After the response I got last week, I decided to continue this series and ensure a wealth of in-depth analysis exists for most of Colorless Eldrazi Stompy's popular matchups. Which matchups you would like me to cover next? Is anything Affinity- or Humans-related still nagging you? Let me know and ask away in the comments. For those of you who plan to bring Colorless to some PPTQs, good luck, and may this information serve you well!

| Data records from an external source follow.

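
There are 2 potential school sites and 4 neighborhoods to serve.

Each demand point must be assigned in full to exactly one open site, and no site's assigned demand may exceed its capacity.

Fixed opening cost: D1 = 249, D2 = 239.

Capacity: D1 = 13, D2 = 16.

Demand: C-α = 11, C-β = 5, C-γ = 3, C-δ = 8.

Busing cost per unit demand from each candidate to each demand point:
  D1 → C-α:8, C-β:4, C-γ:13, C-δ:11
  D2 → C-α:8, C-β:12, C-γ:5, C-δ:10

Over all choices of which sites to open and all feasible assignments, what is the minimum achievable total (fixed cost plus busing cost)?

699

Open {D1, D2}; cheapest assignment that respects the capacities:
  D1 (cap 13, load 13): C-β, C-δ — cost 5×4 + 8×11 = 108
  D2 (cap 16, load 14): C-α, C-γ — cost 11×8 + 3×5 = 103
  Shipping 211, fixed 488 → total 699.
  Any other capacity-feasible assignment to {D1, D2} ships for at least 211.
Total demand is 27 and no other set of sites has combined capacity ≥ 27, so {D1, D2} is the only feasible choice of open sites. Minimum: 699.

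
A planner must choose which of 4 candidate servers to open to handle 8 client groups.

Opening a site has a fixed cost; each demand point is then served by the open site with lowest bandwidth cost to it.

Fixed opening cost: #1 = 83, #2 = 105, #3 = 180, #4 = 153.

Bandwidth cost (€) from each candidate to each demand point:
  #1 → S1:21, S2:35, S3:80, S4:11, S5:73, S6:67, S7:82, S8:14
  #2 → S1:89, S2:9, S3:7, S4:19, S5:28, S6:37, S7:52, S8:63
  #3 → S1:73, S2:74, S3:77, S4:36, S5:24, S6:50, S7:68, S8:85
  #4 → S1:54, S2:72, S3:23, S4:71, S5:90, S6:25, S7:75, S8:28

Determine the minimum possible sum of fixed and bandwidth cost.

367

Open {#1, #2}: assign each demand point to its cheapest open site.
  S1→#1 21, S2→#2 9, S3→#2 7, S4→#1 11, S5→#2 28, S6→#2 37, S7→#2 52, S8→#1 14
  bandwidth cost 179, fixed 188 → total 367.
Compare {#2}: bandwidth cost 304 + fixed 105 = 409.
Compare {#1}: bandwidth cost 383 + fixed 83 = 466.
Compare {#2, #4}: bandwidth cost 222 + fixed 258 = 480.
All other subsets cost ≥ 409. Minimum total cost: 367.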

13 thoughts on “Colorless Matchup Guide: Affinity and Humans

  1. These in-depth guides are well made. Thanks Jordan! In my LGS there are a lot of Counter Company decks. I feel the matchup is aweful. It doesn’t matter how hard I tried, my win rate against them must be 35%. The match feels like a race. I would appreciate a guide for this deck!

  2. Affinity is a MU I’ve been struggling with so I’m glad to have more thoughts on how to attack that deck, thanks very much!
    Quick request, I’m currently in a Tron-heavy meta and I was wondering if either:
    A. You can do as detailed a MU Guide for tron as you have Affinity & Humans in the future, or;
    B. Recommend some SB changes or mainboard concessions. I’ve personally been running 4 GQs main and have been toying with adding another Surgical Extraction to ‘get’ their lands, but I think that might be too inconsistent.

    1. Will do one eventually, but for now, aggressively mull to Mimic/Temple/TKS (ideally some combination of the three) or a turn 1 Chalice. Don’t bother with the 2nd Surgical. 4th GQ is a fine call and you can even run a Tectonic Edge if you want. I’d cut a Grounds and a Blink, meta depending, or just run it in the board (Tec is obviously worse than GQ though).

  3. It’s a somewhat different deck and I’m not speaking from personal experience but I’ve heard that the white versions of this deck use Chalice on the play against Humans to nab Vial and such. Might be something to consider, sure is iffy because of Cavern

      1. I get that Vial isn’t a Human haha. Just saying that Chalice in general is iffy because of Cavern. They also likely want it because they have more bad cards in the matchup than colorless does so it makes sense

  4. Hello! I am a poor kid and I’ve been slowly buying pieces for this deck (and asking for gifts…) for a bit now and have pretty much the whole deck now… except for Chalice….. So my question for you is what can I fill in for that slot until I suck it up and drop $200 bucks on that sucka? Right now I’ve been filling it up with warping wail and/or ancient stirrings.